Elbphilharmonie: Sol Gabetta beherrscht die Akustik
Die Cellistin fühlt sich spürbar wohl im Raum und vertraut auf seine Transparenz. Auch in der Zugabe, einem Stück von Peteris Vasks, das die Melodie des Cellos mit der menschlichen Stimme vereint. Gabetta streicht und singt dazu mit hellem Sopran. Zart, zerbrechlich, anrührend.
Ihr Auftritt prägt das Konzert der moderierten Reihe „Faszination Klassik“. Selbst nach der Pause, wenn sie nicht mehr dabei ist – weil dort genau jene Portion Extra-Präsenz fehlt, die sie auf die Bühne bringt. Lionel Bringuier, 32 Jahre jung, ist ein feiner Dirigent, keine Frage. Nach einer schmissigen Nicolai-Ouvertüre zum Auftakt ist er bei Elgar ein aufmerksamer Begleiter und navigiert das Royal Philharmonic Orchestra schließlich souverän durch die spätromantischen Klangströme der zweiten Sinfonie von Rachmaninow.

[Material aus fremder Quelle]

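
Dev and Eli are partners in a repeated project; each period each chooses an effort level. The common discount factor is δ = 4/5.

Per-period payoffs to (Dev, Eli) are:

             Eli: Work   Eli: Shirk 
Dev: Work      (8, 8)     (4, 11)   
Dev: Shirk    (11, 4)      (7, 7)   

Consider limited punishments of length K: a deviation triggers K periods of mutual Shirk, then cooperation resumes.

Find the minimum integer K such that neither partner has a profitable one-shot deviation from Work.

No profitable deviation requires (8−7)(δ+…+δ^K) ≥ 11−8, i.e. δ+…+δ^K ≥ 3 ≈ 3.0000.
With δ = 4/5, the partial sums are K=1: 0.8000, K=2: 1.4400, …, K=5: 2.6893, K=6: 2.9514, K=7: 3.1611.
K = 7 is the first length at which the sum reaches 3.0000.

7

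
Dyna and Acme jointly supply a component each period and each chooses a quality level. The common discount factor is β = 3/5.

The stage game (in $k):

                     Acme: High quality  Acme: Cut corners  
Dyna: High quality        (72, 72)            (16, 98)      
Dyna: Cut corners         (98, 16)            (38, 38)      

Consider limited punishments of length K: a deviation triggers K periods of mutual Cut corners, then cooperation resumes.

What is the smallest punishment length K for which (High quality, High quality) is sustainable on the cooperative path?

IC: β(1−β^K)/(1−β) ≥ (98−72)/(72−38) = 13/17.
With β = 3/5: need 1 − β^K ≥ 13/17·(1−3/5)/(3/5), i.e. β^K ≤ 0.4902.
Since (3/5)^1 = 0.6000 and (3/5)^2 = 0.3600, the smallest such K is 2.

2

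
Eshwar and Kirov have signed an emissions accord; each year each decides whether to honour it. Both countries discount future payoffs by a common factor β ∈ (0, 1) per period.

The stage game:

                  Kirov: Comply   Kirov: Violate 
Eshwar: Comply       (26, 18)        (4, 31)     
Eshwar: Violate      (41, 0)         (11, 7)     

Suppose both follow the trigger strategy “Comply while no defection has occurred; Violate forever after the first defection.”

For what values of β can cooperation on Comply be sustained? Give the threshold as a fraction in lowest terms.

Eshwar's threshold: (41−26)/(41−11) = 1/2.
Kirov's threshold: (31−18)/(31−7) = 13/24.
1/2 < 13/24, so Kirov binds and β* = 13/24.

13/24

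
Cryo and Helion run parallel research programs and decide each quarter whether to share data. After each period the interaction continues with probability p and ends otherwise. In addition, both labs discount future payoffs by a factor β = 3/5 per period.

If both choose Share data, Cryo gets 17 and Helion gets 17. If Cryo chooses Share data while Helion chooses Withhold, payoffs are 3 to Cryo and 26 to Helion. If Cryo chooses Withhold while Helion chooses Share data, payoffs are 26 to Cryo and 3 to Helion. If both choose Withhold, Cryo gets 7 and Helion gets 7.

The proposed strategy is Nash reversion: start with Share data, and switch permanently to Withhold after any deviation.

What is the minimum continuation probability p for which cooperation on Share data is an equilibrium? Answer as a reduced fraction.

15/19

Expected continuation weight on next period's payoff is β·p = 3/5·p, which plays the role of the discount factor.
Cooperation requires 3/5·p ≥ (26−17)/(26−7) = 9/19, hence p ≥ 15/19.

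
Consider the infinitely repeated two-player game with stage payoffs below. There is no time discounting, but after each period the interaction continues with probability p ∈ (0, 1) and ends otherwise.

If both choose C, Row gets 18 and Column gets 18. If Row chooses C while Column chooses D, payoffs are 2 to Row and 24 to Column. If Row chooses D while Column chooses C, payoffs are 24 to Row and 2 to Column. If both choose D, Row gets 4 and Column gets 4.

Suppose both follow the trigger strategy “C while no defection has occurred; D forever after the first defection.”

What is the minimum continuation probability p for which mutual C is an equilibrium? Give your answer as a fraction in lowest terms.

With no time discounting, the continuation probability p plays the role of the discount factor.
Grim-trigger IC: 18/(1−p) ≥ 24 + 4p/(1−p) ⇒ p ≥ (24−18)/(24−4) = 3/10.

3/10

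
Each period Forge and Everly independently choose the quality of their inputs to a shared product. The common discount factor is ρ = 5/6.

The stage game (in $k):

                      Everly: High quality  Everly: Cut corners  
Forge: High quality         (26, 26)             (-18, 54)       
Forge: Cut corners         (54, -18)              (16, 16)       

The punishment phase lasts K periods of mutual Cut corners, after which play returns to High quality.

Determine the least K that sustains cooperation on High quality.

5

IC: ρ(1−ρ^K)/(1−ρ) ≥ (54−26)/(26−16) = 14/5.
With ρ = 5/6: need 1 − ρ^K ≥ 14/5·(1−5/6)/(5/6), i.e. ρ^K ≤ 0.4400.
Since (5/6)^4 = 0.4823 and (5/6)^5 = 0.4019, the smallest such K is 5.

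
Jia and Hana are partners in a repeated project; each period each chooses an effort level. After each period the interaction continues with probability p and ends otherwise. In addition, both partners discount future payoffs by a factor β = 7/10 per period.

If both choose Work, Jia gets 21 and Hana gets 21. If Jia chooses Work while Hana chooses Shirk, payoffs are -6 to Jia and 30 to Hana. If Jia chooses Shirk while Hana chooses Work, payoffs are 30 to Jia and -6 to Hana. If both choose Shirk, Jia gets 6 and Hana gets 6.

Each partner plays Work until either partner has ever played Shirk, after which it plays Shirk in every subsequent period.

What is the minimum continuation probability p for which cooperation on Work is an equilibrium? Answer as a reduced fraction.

Expected continuation weight on next period's payoff is β·p = 7/10·p, which plays the role of the discount factor.
Cooperation requires 7/10·p ≥ (30−21)/(30−6) = 3/8, hence p ≥ 15/28.

15/28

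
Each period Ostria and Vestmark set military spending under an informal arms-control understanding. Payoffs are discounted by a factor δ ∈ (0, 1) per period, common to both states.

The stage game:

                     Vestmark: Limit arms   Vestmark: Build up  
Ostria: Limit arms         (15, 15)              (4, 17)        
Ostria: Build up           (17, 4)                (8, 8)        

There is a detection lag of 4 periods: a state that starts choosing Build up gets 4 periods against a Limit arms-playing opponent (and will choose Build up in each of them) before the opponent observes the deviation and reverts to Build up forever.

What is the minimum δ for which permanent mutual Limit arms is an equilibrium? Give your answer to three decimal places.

0.687

Deviating for the 4 undetected periods gains 17−15 = 2 per period over cooperation, then loses 15−8 = 7 per period forever once punishment starts.
Gain: 2(1 + δ + … + δ^3); loss: 7·δ^4/(1−δ).
No profitable deviation ⇔ 2(1−δ^4) ≤ 7·δ^4, i.e. δ^4 ≥ 2/(2+7) = 2/9.
Hence δ ≥ (2/9)^(1/4) ≈ 0.687.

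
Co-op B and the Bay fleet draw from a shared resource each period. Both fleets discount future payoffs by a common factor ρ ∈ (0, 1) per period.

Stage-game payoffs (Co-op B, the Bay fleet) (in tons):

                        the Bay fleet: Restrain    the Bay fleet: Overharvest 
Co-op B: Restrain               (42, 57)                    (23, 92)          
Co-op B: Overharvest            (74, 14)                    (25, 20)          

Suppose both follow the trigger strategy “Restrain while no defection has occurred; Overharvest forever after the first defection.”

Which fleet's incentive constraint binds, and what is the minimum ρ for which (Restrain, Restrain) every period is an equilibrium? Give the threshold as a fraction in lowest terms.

Co-op B; ρ ≥ 32/49

Co-op B: cooperation gives 42 each period; deviation gives 74 once then 25 forever.
  42/(1−ρ) ≥ 74 + 25ρ/(1−ρ) ⇒ ρ ≥ 32/49.
the Bay fleet: cooperation gives 57 each period; deviation gives 92 once then 20 forever.
  ρ ≥ 35/72.
Both must hold, so the binding constraint is Co-op B's: ρ ≥ 32/49.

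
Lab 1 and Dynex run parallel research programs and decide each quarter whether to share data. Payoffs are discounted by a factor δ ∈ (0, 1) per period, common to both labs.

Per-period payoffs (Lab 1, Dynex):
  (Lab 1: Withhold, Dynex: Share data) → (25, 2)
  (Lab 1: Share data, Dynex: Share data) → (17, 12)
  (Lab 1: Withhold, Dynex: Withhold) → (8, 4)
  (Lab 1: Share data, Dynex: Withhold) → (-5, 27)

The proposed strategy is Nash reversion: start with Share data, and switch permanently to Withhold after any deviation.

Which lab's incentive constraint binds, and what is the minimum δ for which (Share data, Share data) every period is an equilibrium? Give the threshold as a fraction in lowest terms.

Lab 1's threshold: (25−17)/(25−8) = 8/17.
Dynex's threshold: (27−12)/(27−4) = 15/23.
8/17 < 15/23, so Dynex binds and δ* = 15/23.

Dynex; δ ≥ 15/23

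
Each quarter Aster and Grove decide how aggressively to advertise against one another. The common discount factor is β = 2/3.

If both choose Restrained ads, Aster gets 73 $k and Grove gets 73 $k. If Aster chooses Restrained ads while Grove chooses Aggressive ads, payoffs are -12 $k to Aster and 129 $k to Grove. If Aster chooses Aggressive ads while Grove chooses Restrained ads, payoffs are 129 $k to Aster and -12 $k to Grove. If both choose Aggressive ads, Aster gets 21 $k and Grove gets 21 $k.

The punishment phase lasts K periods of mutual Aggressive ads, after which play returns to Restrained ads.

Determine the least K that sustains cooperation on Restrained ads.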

Aber gerade hier, wo der Komponist sich eine Stunde lang etwas weitschweifig verbreitet und gelegentlich in Schönheit verliert, hätte es einer noch strafferen Führung bedurft, eines noch stärkeren Ausdruckswillens, um zum emotionalen Kern der Musik vorzudringen. Dafür wirkte Bringuier eine Spur zu nett. Trotzdem wurden er und das Orchester am Ende ausgiebig gefeiert.